Abstract

The changing frontiers of physics research The outbreak of the First World War brought much of the research activity in UK universities to a halt. In particular, as indicated in Section 7.8, a whole generation of young men enlisted with tragic loss of life in the trenches of northern France, Belgium and the Low Countries. Although the attentions of experimental physicists had to turn to military-related topics, the theorists who remained in the universities throughout Europe continued to produce work of the highest quality. Perhaps most spectacular of all were the contributions of Einstein. As expressed by Pais, Einstein's productivity was not affected by the deep troubles of the war years, which, in fact, rank among the most productive and creative of his career. During this period, he completed the general theory of relativity, found correct values for the bending of light and the displacement of the perihelion of Mercury, did pioneering work in cosmology and gravitational waves, introduced his A and B coefficients for radiative transitions, found a new derivation of Planck's radiation law – and ran into his first troubles with causality in quantum mechanics.

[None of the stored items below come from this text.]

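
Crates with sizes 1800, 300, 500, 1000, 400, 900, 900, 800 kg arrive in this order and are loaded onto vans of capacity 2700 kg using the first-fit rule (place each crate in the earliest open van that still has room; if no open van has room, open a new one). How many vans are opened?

  1800 → van 1 (new)  [load 1800/2700]
  300 → van 1  [load 2100/2700]
  500 → van 1  [load 2600/2700]
  1000 → van 2 (new)  [load 1000/2700]
  400 → van 2  [load 1400/2700]
  900 → van 2  [load 2300/2700]
  900 → van 3 (new)  [load 900/2700]
  800 → van 3  [load 1700/2700]
3 vans opened.

3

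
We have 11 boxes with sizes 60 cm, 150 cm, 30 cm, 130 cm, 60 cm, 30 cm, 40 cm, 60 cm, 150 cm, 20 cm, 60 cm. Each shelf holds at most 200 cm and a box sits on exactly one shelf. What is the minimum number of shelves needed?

5

Total = 150 + 150 + 130 + 60 + 60 + 60 + 60 + 40 + 30 + 30 + 20 = 790 cm.
Lower bound: ⌈790/200⌉ = 4 shelves.
A packing using 5 shelves:
  shelf 1: 150 + 40 = 190
  shelf 2: 150 + 30 + 20 = 200
  shelf 3: 130 + 60 = 190
  shelf 4: 60 + 60 + 60 = 180
  shelf 5: 30 = 30
No arrangement into 4 shelves stays within capacity, so 5 is optimal.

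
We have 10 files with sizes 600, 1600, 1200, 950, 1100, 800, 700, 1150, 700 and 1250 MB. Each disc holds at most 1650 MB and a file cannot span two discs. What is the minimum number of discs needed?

8

Total = 1600 + 1250 + 1200 + 1150 + 1100 + 950 + 800 + 700 + 700 + 600 = 10050 MB.
Lower bound: ⌈10050/1650⌉ = 7 discs.
A packing using 8 discs:
  disc 1: 1600 = 1600
  disc 2: 1250 = 1250
  disc 3: 1200 = 1200
  disc 4: 1150 = 1150
  disc 5: 1100 = 1100
  disc 6: 950 + 700 = 1650
  disc 7: 800 + 700 = 1500
  disc 8: 600 = 600
No arrangement into 7 discs stays within capacity, so 8 is optimal.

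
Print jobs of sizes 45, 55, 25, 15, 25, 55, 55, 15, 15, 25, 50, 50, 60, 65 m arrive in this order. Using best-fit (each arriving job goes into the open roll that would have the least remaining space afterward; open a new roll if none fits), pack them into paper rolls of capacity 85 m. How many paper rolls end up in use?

  45 → roll 1 (new)  [load 45/85]
  55 → roll 2 (new)  [load 55/85]
  25 → roll 2  [load 80/85]
  15 → roll 1  [load 60/85]
  25 → roll 1  [load 85/85]
  55 → roll 3 (new)  [load 55/85]
  55 → roll 4 (new)  [load 55/85]
  15 → roll 3  [load 70/85]
  15 → roll 3  [load 85/85]
  25 → roll 4  [load 80/85]
  50 → roll 5 (new)  [load 50/85]
  50 → roll 6 (new)  [load 50/85]
  60 → roll 7 (new)  [load 60/85]
  65 → roll 8 (new)  [load 65/85]
8 paper rolls opened.

8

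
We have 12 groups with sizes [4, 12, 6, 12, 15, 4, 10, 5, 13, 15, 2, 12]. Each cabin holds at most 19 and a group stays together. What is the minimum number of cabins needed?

Total = 15 + 15 + 13 + 12 + 12 + 12 + 10 + 6 + 5 + 4 + 4 + 2 = 110.
Lower bound: ⌈110/19⌉ = 6 cabins.
Also, 7 groups each exceed 19/2, and no two of those can share a cabin, so at least 7 cabins are needed.
A packing using 7 cabins:
  cabin 1: 15 + 4 = 19
  cabin 2: 15 + 4 = 19
  cabin 3: 13 + 6 = 19
  cabin 4: 12 + 5 + 2 = 19
  cabin 5: 12 = 12
  cabin 6: 12 = 12
  cabin 7: 10 = 10
This matches the lower bound, so 7 is optimal.

7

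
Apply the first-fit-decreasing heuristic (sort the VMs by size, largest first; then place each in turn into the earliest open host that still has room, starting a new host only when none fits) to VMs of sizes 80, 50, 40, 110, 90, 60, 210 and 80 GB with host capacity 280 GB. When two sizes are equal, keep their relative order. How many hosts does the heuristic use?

3

Sorted descending: 210, 110, 90, 80, 80, 60, 50, 40.
  210 → host 1 (new)  [load 210/280]
  110 → host 2 (new)  [load 110/280]
  90 → host 2  [load 200/280]
  80 → host 2  [load 280/280]
  80 → host 3 (new)  [load 80/280]
  60 → host 1  [load 270/280]
  50 → host 3  [load 130/280]
  40 → host 3  [load 170/280]
3 hosts opened.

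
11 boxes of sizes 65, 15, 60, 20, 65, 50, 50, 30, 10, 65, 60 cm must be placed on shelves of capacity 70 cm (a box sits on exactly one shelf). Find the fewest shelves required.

8

Total = 65 + 65 + 65 + 60 + 60 + 50 + 50 + 30 + 20 + 15 + 10 = 490 cm.
Lower bound: ⌈490/70⌉ = 7 shelves.
A packing using 8 shelves:
  shelf 1: 65 = 65
  shelf 2: 65 = 65
  shelf 3: 65 = 65
  shelf 4: 60 + 10 = 70
  shelf 5: 60 = 60
  shelf 6: 50 + 20 = 70
  shelf 7: 50 + 15 = 65
  shelf 8: 30 = 30
No arrangement into 7 shelves stays within capacity, so 8 is optimal.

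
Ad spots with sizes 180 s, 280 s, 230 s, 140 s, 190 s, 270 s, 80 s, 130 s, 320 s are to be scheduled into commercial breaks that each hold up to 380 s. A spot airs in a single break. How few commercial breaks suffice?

6

Total = 320 + 280 + 270 + 230 + 190 + 180 + 140 + 130 + 80 = 1820 s.
Lower bound: ⌈1820/380⌉ = 5 commercial breaks.
A packing using 6 commercial breaks:
  break 1: 320 = 320
  break 2: 280 + 80 = 360
  break 3: 270 = 270
  break 4: 230 + 140 = 370
  break 5: 190 + 180 = 370
  break 6: 130 = 130
No arrangement into 5 commercial breaks stays within capacity, so 6 is optimal.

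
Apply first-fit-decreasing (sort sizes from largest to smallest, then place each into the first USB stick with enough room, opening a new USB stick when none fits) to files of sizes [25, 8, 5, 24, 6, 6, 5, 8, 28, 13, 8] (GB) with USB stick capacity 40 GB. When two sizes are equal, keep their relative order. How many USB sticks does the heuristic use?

Sorted descending: 28, 25, 24, 13, 8, 8, 8, 6, 6, 5, 5.
  28 → USB stick 1 (new)  [load 28/40]
  25 → USB stick 2 (new)  [load 25/40]
  24 → USB stick 3 (new)  [load 24/40]
  13 → USB stick 2  [load 38/40]
  8 → USB stick 1  [load 36/40]
  8 → USB stick 3  [load 32/40]
  8 → USB stick 3  [load 40/40]
  6 → USB stick 4 (new)  [load 6/40]
  6 → USB stick 4  [load 12/40]
  5 → USB stick 4  [load 17/40]
  5 → USB stick 4  [load 22/40]
4 USB sticks opened.

4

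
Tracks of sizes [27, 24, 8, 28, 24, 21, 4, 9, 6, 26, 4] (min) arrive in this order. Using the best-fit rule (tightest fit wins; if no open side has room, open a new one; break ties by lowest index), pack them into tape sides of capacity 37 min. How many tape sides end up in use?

  27 → side 1 (new)  [load 27/37]
  24 → side 2 (new)  [load 24/37]
  8 → side 1  [load 35/37]
  28 → side 3 (new)  [load 28/37]
  24 → side 4 (new)  [load 24/37]
  21 → side 5 (new)  [load 21/37]
  4 → side 3  [load 32/37]
  9 → side 2  [load 33/37]
  6 → side 4  [load 30/37]
  26 → side 6 (new)  [load 26/37]
  4 → side 2  [load 37/37]
6 tape sides opened.

6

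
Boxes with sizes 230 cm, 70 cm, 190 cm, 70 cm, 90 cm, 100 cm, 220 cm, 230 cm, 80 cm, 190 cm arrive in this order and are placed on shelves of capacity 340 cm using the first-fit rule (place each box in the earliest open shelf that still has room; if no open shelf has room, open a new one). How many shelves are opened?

6

  230 → shelf 1 (new)  [load 230/340]
  70 → shelf 1  [load 300/340]
  190 → shelf 2 (new)  [load 190/340]
  70 → shelf 2  [load 260/340]
  90 → shelf 3 (new)  [load 90/340]
  100 → shelf 3  [load 190/340]
  220 → shelf 4 (new)  [load 220/340]
  230 → shelf 5 (new)  [load 230/340]
  80 → shelf 2  [load 340/340]
  190 → shelf 6 (new)  [load 190/340]
6 shelves opened.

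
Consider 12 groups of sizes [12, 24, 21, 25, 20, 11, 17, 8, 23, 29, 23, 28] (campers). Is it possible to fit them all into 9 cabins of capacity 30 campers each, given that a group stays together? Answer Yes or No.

No

Total = 241 campers; ⌈241/30⌉ = 9.
The bound of 9 does not rule out 9, but exhaustive search shows no assignment into 9 cabins of capacity 30 campers exists — the minimum is 10.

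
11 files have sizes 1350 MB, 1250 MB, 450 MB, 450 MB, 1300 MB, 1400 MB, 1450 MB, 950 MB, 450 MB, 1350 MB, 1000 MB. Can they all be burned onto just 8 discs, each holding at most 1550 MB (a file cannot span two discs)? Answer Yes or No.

Total = 11400 MB; ⌈11400/1550⌉ = 8.
The bound of 8 does not rule out 8, but exhaustive search shows no assignment into 8 discs of capacity 1550 MB exists — the minimum is 9.

No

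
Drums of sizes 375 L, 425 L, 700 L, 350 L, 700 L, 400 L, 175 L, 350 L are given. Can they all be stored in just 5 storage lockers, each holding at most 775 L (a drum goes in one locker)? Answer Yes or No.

A valid assignment using 5 storage lockers:
  locker 1: 700 = 700
  locker 2: 700 = 700
  locker 3: 425 + 350 = 775
  locker 4: 400 + 375 = 775
  locker 5: 350 + 175 = 525
Every load is within 775 L, so 5 storage lockers suffice.

Yes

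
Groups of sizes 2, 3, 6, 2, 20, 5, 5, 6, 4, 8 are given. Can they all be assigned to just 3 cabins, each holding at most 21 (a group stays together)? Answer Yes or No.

Yes

A valid assignment using 3 cabins:
  cabin 1: 20 = 20
  cabin 2: 8 + 6 + 6 = 20
  cabin 3: 5 + 5 + 4 + 3 + 2 + 2 = 21
Every load is within 21, so 3 cabins suffice.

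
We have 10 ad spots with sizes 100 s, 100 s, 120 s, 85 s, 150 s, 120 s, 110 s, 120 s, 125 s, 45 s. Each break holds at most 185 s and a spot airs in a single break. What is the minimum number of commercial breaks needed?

8

Total = 150 + 125 + 120 + 120 + 120 + 110 + 100 + 100 + 85 + 45 = 1075 s.
Lower bound: ⌈1075/185⌉ = 6 commercial breaks.
Also, 8 ad spots each exceed 185/2 s, and no two of those can share a break, so at least 8 commercial breaks are needed.
A packing using 8 commercial breaks:
  break 1: 150 = 150
  break 2: 125 + 45 = 170
  break 3: 120 = 120
  break 4: 120 = 120
  break 5: 120 = 120
  break 6: 110 = 110
  break 7: 100 + 85 = 185
  break 8: 100 = 100
This matches the lower bound, so 8 is optimal.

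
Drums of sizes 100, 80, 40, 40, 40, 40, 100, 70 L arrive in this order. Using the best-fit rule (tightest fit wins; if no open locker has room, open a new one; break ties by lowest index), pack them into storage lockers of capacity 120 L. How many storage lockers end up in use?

  100 → locker 1 (new)  [load 100/120]
  80 → locker 2 (new)  [load 80/120]
  40 → locker 2  [load 120/120]
  40 → locker 3 (new)  [load 40/120]
  40 → locker 3  [load 80/120]
  40 → locker 3  [load 120/120]
  100 → locker 4 (new)  [load 100/120]
  70 → locker 5 (new)  [load 70/120]
5 storage lockers opened.

5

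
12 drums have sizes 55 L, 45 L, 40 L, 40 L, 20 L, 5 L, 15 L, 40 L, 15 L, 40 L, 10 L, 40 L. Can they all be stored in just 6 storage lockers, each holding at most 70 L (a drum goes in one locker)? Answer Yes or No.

Total = 365 L; ⌈365/70⌉ = 6.
7 drums each exceed half the capacity and cannot share a locker, forcing at least 7 storage lockers.
At least 7 storage lockers are required, but only 6 are allowed.

No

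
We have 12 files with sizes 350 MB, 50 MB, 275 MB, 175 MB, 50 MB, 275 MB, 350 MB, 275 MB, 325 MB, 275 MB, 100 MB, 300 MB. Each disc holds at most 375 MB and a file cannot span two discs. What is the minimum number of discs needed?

9

Total = 350 + 350 + 325 + 300 + 275 + 275 + 275 + 275 + 175 + 100 + 50 + 50 = 2800 MB.
Lower bound: ⌈2800/375⌉ = 8 discs.
A packing using 9 discs:
  disc 1: 350 = 350
  disc 2: 350 = 350
  disc 3: 325 + 50 = 375
  disc 4: 300 + 50 = 350
  disc 5: 275 + 100 = 375
  disc 6: 275 = 275
  disc 7: 275 = 275
  disc 8: 275 = 275
  disc 9: 175 = 175
No arrangement into 8 discs stays within capacity, so 9 is optimal.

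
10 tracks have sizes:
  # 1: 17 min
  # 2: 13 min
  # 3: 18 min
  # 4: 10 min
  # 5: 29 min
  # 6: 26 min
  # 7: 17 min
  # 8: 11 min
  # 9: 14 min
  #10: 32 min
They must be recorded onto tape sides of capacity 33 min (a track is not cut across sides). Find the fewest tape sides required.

Total = 32 + 29 + 26 + 18 + 17 + 17 + 14 + 13 + 11 + 10 = 187 min.
Lower bound: ⌈187/33⌉ = 6 tape sides.
A packing using 7 tape sides:
  side 1: 32 = 32
  side 2: 29 = 29
  side 3: 26 = 26
  side 4: 18 + 14 = 32
  side 5: 17 + 13 = 30
  side 6: 17 + 11 = 28
  side 7: 10 = 10
No arrangement into 6 tape sides stays within capacity, so 7 is optimal.

7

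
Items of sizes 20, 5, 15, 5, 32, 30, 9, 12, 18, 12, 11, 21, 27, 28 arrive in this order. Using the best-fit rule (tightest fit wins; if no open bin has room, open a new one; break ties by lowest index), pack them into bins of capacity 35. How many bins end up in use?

8

  20 → bin 1 (new)  [load 20/35]
  5 → bin 1  [load 25/35]
  15 → bin 2 (new)  [load 15/35]
  5 → bin 1  [load 30/35]
  32 → bin 3 (new)  [load 32/35]
  30 → bin 4 (new)  [load 30/35]
  9 → bin 2  [load 24/35]
  12 → bin 5 (new)  [load 12/35]
  18 → bin 5  [load 30/35]
  12 → bin 6 (new)  [load 12/35]
  11 → bin 2  [load 35/35]
  21 → bin 6  [load 33/35]
  27 → bin 7 (new)  [load 27/35]
  28 → bin 8 (new)  [load 28/35]
8 bins opened.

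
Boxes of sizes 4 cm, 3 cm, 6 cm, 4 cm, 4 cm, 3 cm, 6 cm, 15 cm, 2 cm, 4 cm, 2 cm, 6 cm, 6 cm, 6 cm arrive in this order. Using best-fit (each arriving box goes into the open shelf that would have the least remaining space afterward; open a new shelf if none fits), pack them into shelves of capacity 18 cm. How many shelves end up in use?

  4 → shelf 1 (new)  [load 4/18]
  3 → shelf 1  [load 7/18]
  6 → shelf 1  [load 13/18]
  4 → shelf 1  [load 17/18]
  4 → shelf 2 (new)  [load 4/18]
  3 → shelf 2  [load 7/18]
  6 → shelf 2  [load 13/18]
  15 → shelf 3 (new)  [load 15/18]
  2 → shelf 3  [load 17/18]
  4 → shelf 2  [load 17/18]
  2 → shelf 4 (new)  [load 2/18]
  6 → shelf 4  [load 8/18]
  6 → shelf 4  [load 14/18]
  6 → shelf 5 (new)  [load 6/18]
5 shelves opened.

5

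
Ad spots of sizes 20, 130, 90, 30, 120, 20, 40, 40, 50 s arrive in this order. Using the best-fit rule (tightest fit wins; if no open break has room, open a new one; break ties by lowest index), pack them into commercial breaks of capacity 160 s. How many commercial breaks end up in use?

4

  20 → break 1 (new)  [load 20/160]
  130 → break 1  [load 150/160]
  90 → break 2 (new)  [load 90/160]
  30 → break 2  [load 120/160]
  120 → break 3 (new)  [load 120/160]
  20 → break 2  [load 140/160]
  40 → break 3  [load 160/160]
  40 → break 4 (new)  [load 40/160]
  50 → break 4  [load 90/160]
4 commercial breaks opened.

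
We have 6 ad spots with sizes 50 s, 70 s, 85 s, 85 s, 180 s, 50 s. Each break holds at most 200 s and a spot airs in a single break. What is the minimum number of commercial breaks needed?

Total = 180 + 85 + 85 + 70 + 50 + 50 = 520 s.
Lower bound: ⌈520/200⌉ = 3 commercial breaks.
A packing using 3 commercial breaks:
  break 1: 180 = 180
  break 2: 85 + 85 = 170
  break 3: 70 + 50 + 50 = 170
This matches the lower bound, so 3 is optimal.

3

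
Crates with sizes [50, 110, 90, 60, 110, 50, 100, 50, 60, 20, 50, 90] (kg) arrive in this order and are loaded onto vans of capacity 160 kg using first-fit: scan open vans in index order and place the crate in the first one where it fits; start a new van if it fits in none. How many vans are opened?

6

  50 → van 1 (new)  [load 50/160]
  110 → van 1  [load 160/160]
  90 → van 2 (new)  [load 90/160]
  60 → van 2  [load 150/160]
  110 → van 3 (new)  [load 110/160]
  50 → van 3  [load 160/160]
  100 → van 4 (new)  [load 100/160]
  50 → van 4  [load 150/160]
  60 → van 5 (new)  [load 60/160]
  20 → van 5  [load 80/160]
  50 → van 5  [load 130/160]
  90 → van 6 (new)  [load 90/160]
6 vans opened.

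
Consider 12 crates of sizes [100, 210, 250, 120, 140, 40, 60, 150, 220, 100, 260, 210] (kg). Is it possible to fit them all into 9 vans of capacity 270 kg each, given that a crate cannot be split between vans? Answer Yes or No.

A valid assignment using 8 vans:
  van 1: 260 = 260
  van 2: 250 = 250
  van 3: 220 + 40 = 260
  van 4: 210 + 60 = 270
  van 5: 210 = 210
  van 6: 150 + 120 = 270
  van 7: 140 + 100 = 240
  van 8: 100 = 100
That uses only 8 ≤ 9, so 9 vans are enough.

Yes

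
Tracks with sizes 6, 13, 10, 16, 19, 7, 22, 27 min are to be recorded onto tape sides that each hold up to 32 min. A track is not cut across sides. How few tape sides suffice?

4

Total = 27 + 22 + 19 + 16 + 13 + 10 + 7 + 6 = 120 min.
Lower bound: ⌈120/32⌉ = 4 tape sides.
A packing using 4 tape sides:
  side 1: 27 = 27
  side 2: 22 + 10 = 32
  side 3: 19 + 13 = 32
  side 4: 16 + 7 + 6 = 29
This matches the lower bound, so 4 is optimal.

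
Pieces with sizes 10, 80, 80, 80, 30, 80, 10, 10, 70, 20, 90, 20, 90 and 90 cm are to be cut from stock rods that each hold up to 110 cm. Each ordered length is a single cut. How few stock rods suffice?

Total = 90 + 90 + 90 + 80 + 80 + 80 + 80 + 70 + 30 + 20 + 20 + 10 + 10 + 10 = 760 cm.
Lower bound: ⌈760/110⌉ = 7 stock rods.
Also, 8 pieces each exceed 55 cm, and no two of those can share a stock rod, so at least 8 stock rods are needed.
A packing using 8 stock rods:
  stock rod 1: 90 + 20 = 110
  stock rod 2: 90 + 20 = 110
  stock rod 3: 90 + 10 + 10 = 110
  stock rod 4: 80 + 30 = 110
  stock rod 5: 80 + 10 = 90
  stock rod 6: 80 = 80
  stock rod 7: 80 = 80
  stock rod 8: 70 = 70
This matches the lower bound, so 8 is optimal.

8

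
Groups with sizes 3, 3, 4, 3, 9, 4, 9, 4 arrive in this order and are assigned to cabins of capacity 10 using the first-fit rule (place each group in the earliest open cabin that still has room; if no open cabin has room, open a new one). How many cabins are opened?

  3 → cabin 1 (new)  [load 3/10]
  3 → cabin 1  [load 6/10]
  4 → cabin 1  [load 10/10]
  3 → cabin 2 (new)  [load 3/10]
  9 → cabin 3 (new)  [load 9/10]
  4 → cabin 2  [load 7/10]
  9 → cabin 4 (new)  [load 9/10]
  4 → cabin 5 (new)  [load 4/10]
5 cabins opened.

5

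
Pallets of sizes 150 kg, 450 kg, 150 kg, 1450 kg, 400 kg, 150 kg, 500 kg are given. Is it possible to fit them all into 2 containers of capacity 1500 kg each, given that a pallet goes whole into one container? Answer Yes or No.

Total = 3250 kg; ⌈3250/1500⌉ = 3.
At least 3 containers are required, but only 2 are allowed.

No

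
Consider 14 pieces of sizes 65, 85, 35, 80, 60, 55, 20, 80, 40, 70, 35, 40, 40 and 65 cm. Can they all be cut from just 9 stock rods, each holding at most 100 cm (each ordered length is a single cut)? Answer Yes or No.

Yes

A valid assignment using 9 stock rods:
  stock rod 1: 85 = 85
  stock rod 2: 80 + 20 = 100
  stock rod 3: 80 = 80
  stock rod 4: 70 = 70
  stock rod 5: 65 + 35 = 100
  stock rod 6: 65 + 35 = 100
  stock rod 7: 60 + 40 = 100
  stock rod 8: 55 + 40 = 95
  stock rod 9: 40 = 40
Every load is within 100 cm, so 9 stock rods suffice.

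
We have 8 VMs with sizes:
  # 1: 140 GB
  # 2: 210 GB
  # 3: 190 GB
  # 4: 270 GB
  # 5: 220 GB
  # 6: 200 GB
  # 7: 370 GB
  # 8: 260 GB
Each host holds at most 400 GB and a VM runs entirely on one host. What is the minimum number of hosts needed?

6

Total = 370 + 270 + 260 + 220 + 210 + 200 + 190 + 140 = 1860 GB.
Lower bound: ⌈1860/400⌉ = 5 hosts.
A packing using 6 hosts:
  host 1: 370 = 370
  host 2: 270 = 270
  host 3: 260 + 140 = 400
  host 4: 220 = 220
  host 5: 210 + 190 = 400
  host 6: 200 = 200
No arrangement into 5 hosts stays within capacity, so 6 is optimal.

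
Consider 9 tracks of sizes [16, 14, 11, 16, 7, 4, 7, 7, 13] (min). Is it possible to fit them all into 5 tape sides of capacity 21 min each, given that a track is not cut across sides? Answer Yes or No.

A valid assignment using 5 tape sides:
  side 1: 16 + 4 = 20
  side 2: 16 = 16
  side 3: 14 + 7 = 21
  side 4: 13 + 7 = 20
  side 5: 11 + 7 = 18
Every load is within 21 min, so 5 tape sides suffice.

Yes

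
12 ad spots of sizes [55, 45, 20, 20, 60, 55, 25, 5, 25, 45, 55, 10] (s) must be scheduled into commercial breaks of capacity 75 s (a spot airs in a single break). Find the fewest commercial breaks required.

6

Total = 60 + 55 + 55 + 55 + 45 + 45 + 25 + 25 + 20 + 20 + 10 + 5 = 420 s.
Lower bound: ⌈420/75⌉ = 6 commercial breaks.
A packing using 6 commercial breaks:
  break 1: 60 + 10 + 5 = 75
  break 2: 55 + 20 = 75
  break 3: 55 + 20 = 75
  break 4: 55 = 55
  break 5: 45 + 25 = 70
  break 6: 45 + 25 = 70
This matches the lower bound, so 6 is optimal.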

During the war, he produced, in all, one book and about fifty papers, …(Pais, 1982) At the same time, Einstein became an outspoken radical pacifist, which provoked a hostile reaction from the authorities in the midst of a devastating war. By the end of the war, there had been major advances in the efforts to incorporate quantum concepts into physics at the atomic level, what is conveniently referred to as the old quantum theory . This was to continue in the years immediately following the war until the quantum revolution of 1925–27, associated with the names of Heisenberg, Born, Jordan, Dirac, Schrodinger, Pauli and many others.